According to thomashardysale.org.uk in 1968 Thomas Hardy’s Ale was matured in sherry casks for nine months and sold in three bottle sizes: pint and half pint, sealed with a cork, and ‘nip’ which was sealed with foil over a crown cap. Taking into account the cost of brewing and maturing the beer itself, numbered labels, a ribbon round the neck of the bottle, and a medallion showing a silhouette of Thomas Hardy, this beer must have been a marginal proposition from a business point of view, so marketing was important. Thomas Hardy’s Ale was sold as Britain’s strongest ale and because of its rarity, and the advice that it would last for 25 years, it acquired a mythology all of its own. The 1990-vintage bottle pictured above states on the label that it is “one of the few British beers bottled with its natural yeast.”. It was being sold to the few remaining beer drinkers who cared. Eldridge, Pope brewed it again in 1974 and 1975 and then every year from 1977 until 1999.

From the start, bottles of Thomas Hardy’s Ale carried a quotation from chapter 16 of The Trumpet Major: “It was of the most beautiful colour that the eye of an artist in beer could desire; full in body, yet brisk as a volcano; piquant, yet without a twang; luminous as an autumn sunset; free from streakiness of taste; but, finally, rather heady.” This bottle belonged to my late father in law, Raymond Chapman, who wrote a book about Hardy, and it lay undisturbed in the cellar of his house for almost 25 years. Opening it in 2015, any headiness it once had was gone, but it poured a syrupy dark brown, releasing aromas of dark chocolate and caramelised sugar. It was delicious: slow moving and relaxed, with the soft bitter sweetness of molasses. It had been spending its time profitably, lying there in the dark, and it was a real pleasure to share it with The Ormskirk Baron. The lines that precede the quotation on the bottle put it better than I can:

This renowned drink—now almost as much a thing of the past as Falstaff’s favourite beverage—was not only well calculated to win the hearts of soldiers blown dry and dusty by residence in tents on a hill-top, but of any wayfarer whatever in that land.

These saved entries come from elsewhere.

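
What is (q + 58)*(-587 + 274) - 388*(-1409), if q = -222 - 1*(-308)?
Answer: 501620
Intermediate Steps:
q = 86 (q = -222 + 308 = 86)
(q + 58)*(-587 + 274) - 388*(-1409) = (86 + 58)*(-587 + 274) - 388*(-1409) = 144*(-313) + 546692 = -45072 + 546692 = 501620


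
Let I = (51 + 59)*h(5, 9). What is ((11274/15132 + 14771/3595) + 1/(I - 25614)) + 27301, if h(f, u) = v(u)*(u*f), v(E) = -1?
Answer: 3783379727979779/138555628380 ≈ 27306.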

Like Sack and Thomas Hardy’s Ale, Eldridge, Pope are also a thing of the past. The brewery went out of business after a failed attempt to become a pub retail chain. Devon brewer O’Hanlon’s carried on with brewing Thomas Hardy’s Ale between 2003-2009, before giving up because of the cost. The once impressive nineteenth-century Eldridge, Pope brewery is now a retail and apartment complex known as Brewery Square.